The British-born stunner was born on March 27, 1940 in Essex, England and wasted little time. Intially trained in dance (Sussex School of Dancing) to become a ballerina, she was performing on stage from age 12. The one-time brunette began as a topless dancer at age 15 and joined the legendary Windmill Theatre in London as a fan dancer in 1957. Discovered by Hugh Hefner within a short time, June came to America and first appeared in Playboy magazine in September 1958. Hefner rather unimaginatively but appropriately dubbed her "The Bosom." The tag stuck and enhanced her eventual transformation from a stunning brunette to platinum blonde in 1960. A sensation on the pages of Playboy, she appeared again in both August 1959 and November 1960, and in several other issues over the years, although she would never become an official "Playmate."
The uninhibited June took her "Playboy" publicity and ran with it. She started appearing in scores of girlie magazines and newspapers from 1958-1970, Like fellow pneumatics Mansfield and Van Doren, June vied for attention in films. Under contract to Seven Arts, her attempt at movie stardom, however, fell flat (sorry). After being unbilled in such lowgrade films as Thunder in the Sun (1959) and The Immoral Mr. Teas (1959) (here she appeared faceless as a topless figure called "Torso"), she was showcased in Career Girl (1960), the tale of a girl trying to make it in Hollywood. With such lurid tag lines as "June is bustin' out all over!" promoting her pictures, one need not be a rocket scientist to see where her film career was headed. Subsequent romps in "Golden Age" turkeys like The Private Lives of Adam and Eve (1960), Macumba Love (1960) (her best known), and The Continental Twist (1961) sealed her fate as a serious movie actress.
June, however, kept her name alive throughout the 1960s and 1970s in nightclubs (notably as a sexy foil to Spike Jones), and on the live stage in such sex comedy teasers as "Three in a Bedroom," "The Ninety-Day Mistress" and "Will Success Spoil Rock Hunter?" via the dinner theater and Las Vegas hotel circuits. Her most successful vehicle was in "Pajama Tops," a show which amplified her still-gorgeous figure as well as her comedy timing. She returned to this well-received show quite frequently for decades and took it briefly to Broadway in 1963. She also appeared glamorously in such TV shows as "Batman," as the villainess Evilina, and "The Doris Day Show." In 1972, June married Dan Pastorini, the NFL quarterback for the Houston Oilers and L.A. Rams, who was known for his playboy-like reputation. He sometimes appeared as an actor in films and TV, and the couple appeared together in the film The Florida Connection (1976). They had a daughter, Brahna, before divorcing ten years later.

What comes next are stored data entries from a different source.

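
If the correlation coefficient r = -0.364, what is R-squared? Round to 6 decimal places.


R^2 = r^2 = (-0.364)^2 = 0.132496

0.132496


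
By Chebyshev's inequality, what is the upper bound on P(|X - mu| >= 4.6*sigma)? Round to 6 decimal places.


P <= 1/k^2
k^2 = 4.6^2 = 21.16
1/k^2 = 1 / 21.16 = 25/529 ≈ 0.04725898

0.047259


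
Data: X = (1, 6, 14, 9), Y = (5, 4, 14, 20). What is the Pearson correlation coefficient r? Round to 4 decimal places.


r = sum((xi-xbar)(yi-ybar)) / sqrt(sum((xi-xbar)^2) * sum((yi-ybar)^2))
n = 4, xbar = 30/4 = 7.5, ybar = 43/4 = 10.75
Sxy = sum((xi-xbar)(yi-ybar)) = 82.5
Sxx = sum((xi-xbar)^2) = 89
Syy = sum((yi-ybar)^2) = 174.75
sqrt(Sxx*Syy) ≈ 124.710665
r = Sxy / sqrt(Sxx*Syy) = 82.5 / 124.710665 ≈ 0.661531

0.6615


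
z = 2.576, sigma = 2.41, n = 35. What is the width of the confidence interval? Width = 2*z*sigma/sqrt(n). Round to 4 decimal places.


width = 2*z*sigma/sqrt(n)
2*z*sigma = 2 * 2.576 * 2.41 = 12.41632
sqrt(35) ≈ 5.916080
width = 12.41632 / 5.916080 ≈ 2.098741

2.0987


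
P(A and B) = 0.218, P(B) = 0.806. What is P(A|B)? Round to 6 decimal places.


P(A|B) = P(A and B) / P(B) = 0.218 / 0.806 = 109/403 ≈ 0.27047146

0.270471


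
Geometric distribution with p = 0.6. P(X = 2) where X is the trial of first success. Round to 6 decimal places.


P = (1-p)^(k-1) * p
(1-p)^(k-1) = 0.4^1 = 0.4
P = 0.4 * 0.6 = 0.24

0.240000


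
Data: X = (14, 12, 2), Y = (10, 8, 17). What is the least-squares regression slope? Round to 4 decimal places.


b = sum((xi-xbar)(yi-ybar)) / sum((xi-xbar)^2)
n = 3, xbar = 28/3 ≈ 9.333333, ybar = 35/3 ≈ 11.666667
Sxy = sum((xi-xbar)(yi-ybar)) = -170/3 ≈ -56.666667
Sxx = sum((xi-xbar)^2) = 248/3 ≈ 82.666667
b = Sxy / Sxx = -85/124 ≈ -0.685484

-0.6855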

A savvy, health-conscious businesswoman, her later projects have included running a successful string of fitness centers in Canada, hosting the Encore cable show "The Directors" in which she interviews filmmakers, and a historical fashion show called "Glamour's First 5000 Years." June recently made a rare film appearance in the lowbudget western Three Bad Men (2005) with George Kennedy.